Less than a year later, I must admit, at the expense of my ego, I was wrong. A major part of the pandemic narrative today is defined by the emergence of several global strains of SARS-CoV-2 that evidence suggests are more transmissible and possibly more virulent. While I stand behind my original objection to hysteria surrounding the existence of SARS-CoV-2 mutants, my grander claim that we shouldn’t be especially concerned about the evolution of new strains was incorrect. Not only do the set of newly evolved strains pose an imminent threat to billions of people, the possibility of future virus evolution now looms over vaccination efforts, and developers are preparing for the possibility that the variants may emerge that render our vaccines ineffective.
Again, I changed my tune as the data began to mount against my original stance. And the reason this is not embarrassing is because my wrongness is not a referendum on my expertise, but instead, is the normal price to pay for making predictions in the process of science. Or rather, there is no better way to learn and improve than for us to accumulate better data that we incorporate into our picture of the word, while letting go of our prior notions. This only works if the scientific community lays bare those instances when we make an honest mistake or bad prediction, and most importantly, explain why we’ve shifted our perspective.

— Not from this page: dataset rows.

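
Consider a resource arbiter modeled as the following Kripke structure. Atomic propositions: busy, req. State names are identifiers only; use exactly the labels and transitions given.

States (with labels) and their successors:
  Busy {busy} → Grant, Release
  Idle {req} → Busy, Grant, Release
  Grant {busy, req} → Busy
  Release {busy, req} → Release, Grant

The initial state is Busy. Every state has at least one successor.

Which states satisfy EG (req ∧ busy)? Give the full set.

States satisfying req ∧ busy: {Grant, Release}.
States satisfying EG (req ∧ busy): {Release}.

{Release}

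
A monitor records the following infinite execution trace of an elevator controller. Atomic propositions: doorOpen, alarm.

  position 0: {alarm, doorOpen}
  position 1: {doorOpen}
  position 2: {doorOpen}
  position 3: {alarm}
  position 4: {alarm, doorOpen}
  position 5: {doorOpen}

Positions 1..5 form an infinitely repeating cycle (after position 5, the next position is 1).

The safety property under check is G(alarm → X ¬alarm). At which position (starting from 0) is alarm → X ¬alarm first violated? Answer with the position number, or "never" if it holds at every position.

3

Check alarm → X ¬alarm at each position in order: 0 ✓, 1 ✓, 2 ✓.
At position 3 the labels are {alarm} and the next position 4 has {alarm, doorOpen}, so alarm → X ¬alarm is false there. This is the first violation.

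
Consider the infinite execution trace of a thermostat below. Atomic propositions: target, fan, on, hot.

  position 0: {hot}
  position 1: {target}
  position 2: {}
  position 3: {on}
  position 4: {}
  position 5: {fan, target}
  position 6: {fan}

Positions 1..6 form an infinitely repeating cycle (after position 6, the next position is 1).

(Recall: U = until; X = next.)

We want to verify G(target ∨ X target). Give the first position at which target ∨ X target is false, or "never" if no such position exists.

Check target ∨ X target at each position in order: 0 ✓, 1 ✓.
At position 2 the labels are {} and the next position 3 has {on}, so target ∨ X target is false there. This is the first violation.

2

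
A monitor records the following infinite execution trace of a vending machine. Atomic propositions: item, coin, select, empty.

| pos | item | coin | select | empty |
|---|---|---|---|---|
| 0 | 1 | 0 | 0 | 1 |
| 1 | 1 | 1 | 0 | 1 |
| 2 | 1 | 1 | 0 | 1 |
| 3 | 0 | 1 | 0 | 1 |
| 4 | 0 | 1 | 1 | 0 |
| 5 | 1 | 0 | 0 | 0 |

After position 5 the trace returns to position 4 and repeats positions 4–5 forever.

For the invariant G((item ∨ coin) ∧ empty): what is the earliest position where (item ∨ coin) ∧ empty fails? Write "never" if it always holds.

4

Check (item ∨ coin) ∧ empty at each position in order: 0 ✓, 1 ✓, 2 ✓, 3 ✓.
At position 4 the labels are {coin, select}, so (item ∨ coin) ∧ empty is false there. This is the first violation.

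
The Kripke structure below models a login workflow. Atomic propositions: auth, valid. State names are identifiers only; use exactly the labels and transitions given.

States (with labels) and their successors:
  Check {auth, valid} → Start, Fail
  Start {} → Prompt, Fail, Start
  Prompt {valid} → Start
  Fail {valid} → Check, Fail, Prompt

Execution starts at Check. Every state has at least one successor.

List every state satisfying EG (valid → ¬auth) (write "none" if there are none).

States satisfying valid → ¬auth: {Start, Prompt, Fail}.
States satisfying EG (valid → ¬auth): {Start, Prompt, Fail}.

{Start, Prompt, Fail}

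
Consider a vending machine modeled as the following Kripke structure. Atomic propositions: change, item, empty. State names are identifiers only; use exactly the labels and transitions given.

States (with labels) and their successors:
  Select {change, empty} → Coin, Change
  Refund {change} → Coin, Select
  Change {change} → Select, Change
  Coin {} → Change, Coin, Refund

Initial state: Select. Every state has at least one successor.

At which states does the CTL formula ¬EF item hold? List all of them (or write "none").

States satisfying item: ∅.
States satisfying EF item: ∅.
States satisfying ¬EF item: {Select, Refund, Change, Coin}.

{Select, Refund, Change, Coin}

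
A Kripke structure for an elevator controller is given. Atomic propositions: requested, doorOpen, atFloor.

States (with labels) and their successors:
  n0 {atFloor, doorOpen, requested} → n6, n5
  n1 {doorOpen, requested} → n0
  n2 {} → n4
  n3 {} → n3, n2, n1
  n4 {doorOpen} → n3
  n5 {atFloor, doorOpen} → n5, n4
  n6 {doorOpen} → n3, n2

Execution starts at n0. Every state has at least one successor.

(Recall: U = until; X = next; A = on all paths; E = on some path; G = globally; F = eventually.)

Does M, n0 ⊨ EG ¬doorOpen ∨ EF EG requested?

Violated

States satisfying ¬doorOpen: {n2, n3}.
States satisfying EG ¬doorOpen: {n3}.
States satisfying EG requested: ∅.
States satisfying EF EG requested: ∅.
States satisfying EG ¬doorOpen ∨ EF EG requested: {n3}.
n0 ∉ Sat(EG ¬doorOpen ∨ EF EG requested).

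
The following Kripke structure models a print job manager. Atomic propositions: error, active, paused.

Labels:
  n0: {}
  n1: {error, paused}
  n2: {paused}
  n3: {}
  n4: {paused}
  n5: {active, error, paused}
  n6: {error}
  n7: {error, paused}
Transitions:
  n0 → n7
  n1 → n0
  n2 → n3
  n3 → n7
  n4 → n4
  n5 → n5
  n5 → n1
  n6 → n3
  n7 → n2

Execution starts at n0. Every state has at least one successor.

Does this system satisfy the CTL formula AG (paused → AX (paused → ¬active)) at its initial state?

States satisfying paused → AX (paused → ¬active): {n0, n1, n2, n3, n4, n6, n7}.
States satisfying AG (paused → AX (paused → ¬active)): {n0, n1, n2, n3, n4, n6, n7}.
Every state reachable from n0 satisfies paused → AX (paused → ¬active).
n0 ∈ Sat(AG (paused → AX (paused → ¬active))).

Yes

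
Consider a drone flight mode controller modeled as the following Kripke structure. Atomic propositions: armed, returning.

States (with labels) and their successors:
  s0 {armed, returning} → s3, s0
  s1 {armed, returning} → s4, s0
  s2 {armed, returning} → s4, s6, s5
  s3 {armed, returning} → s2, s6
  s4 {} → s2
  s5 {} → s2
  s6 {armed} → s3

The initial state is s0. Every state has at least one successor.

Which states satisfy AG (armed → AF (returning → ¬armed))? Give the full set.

{s2, s3, s4, s5, s6}

States satisfying armed → AF (returning → ¬armed): {s2, s3, s4, s5, s6}.
States satisfying AG (armed → AF (returning → ¬armed)): {s2, s3, s4, s5, s6}.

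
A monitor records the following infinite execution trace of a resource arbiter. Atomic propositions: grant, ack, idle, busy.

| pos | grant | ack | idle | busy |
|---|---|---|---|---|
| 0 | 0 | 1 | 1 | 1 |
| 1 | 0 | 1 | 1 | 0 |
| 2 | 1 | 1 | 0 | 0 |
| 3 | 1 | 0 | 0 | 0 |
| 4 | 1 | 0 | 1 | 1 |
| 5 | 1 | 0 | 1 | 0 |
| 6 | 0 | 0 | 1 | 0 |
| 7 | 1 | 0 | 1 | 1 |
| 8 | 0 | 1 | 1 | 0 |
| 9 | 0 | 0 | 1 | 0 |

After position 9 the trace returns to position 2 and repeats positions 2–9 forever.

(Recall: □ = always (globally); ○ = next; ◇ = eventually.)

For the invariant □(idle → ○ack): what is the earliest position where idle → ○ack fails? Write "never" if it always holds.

4

Check idle → ○ack at each position in order: 0 ✓, 1 ✓, 2 ✓, 3 ✓.
At position 4 the labels are {busy, grant, idle} and the next position 5 has {grant, idle}, so idle → ○ack is false there. This is the first violation.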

As we reflect on ways to prevent the next pandemic, most conversations have appropriately focused on improving the sciences of prediction—data science, genomics, virus ecology, computational modeling, and others. But the science of communicating with the public is just as essential. We must build effective ways to explain more than the facts, but also the process through which ideas are born, live, and die.
Walking the public through this process will involve a willingness to take the world inside the capricious, sometimes chaotic world of science, where even the best of us are often wrong. And wrongness is not the sign of a flaw, but is a feature of a healthy, strong scientific instrument that may one day take us to the stars, prevent a climate crisis, and conquer the plagues of today and tomorrow.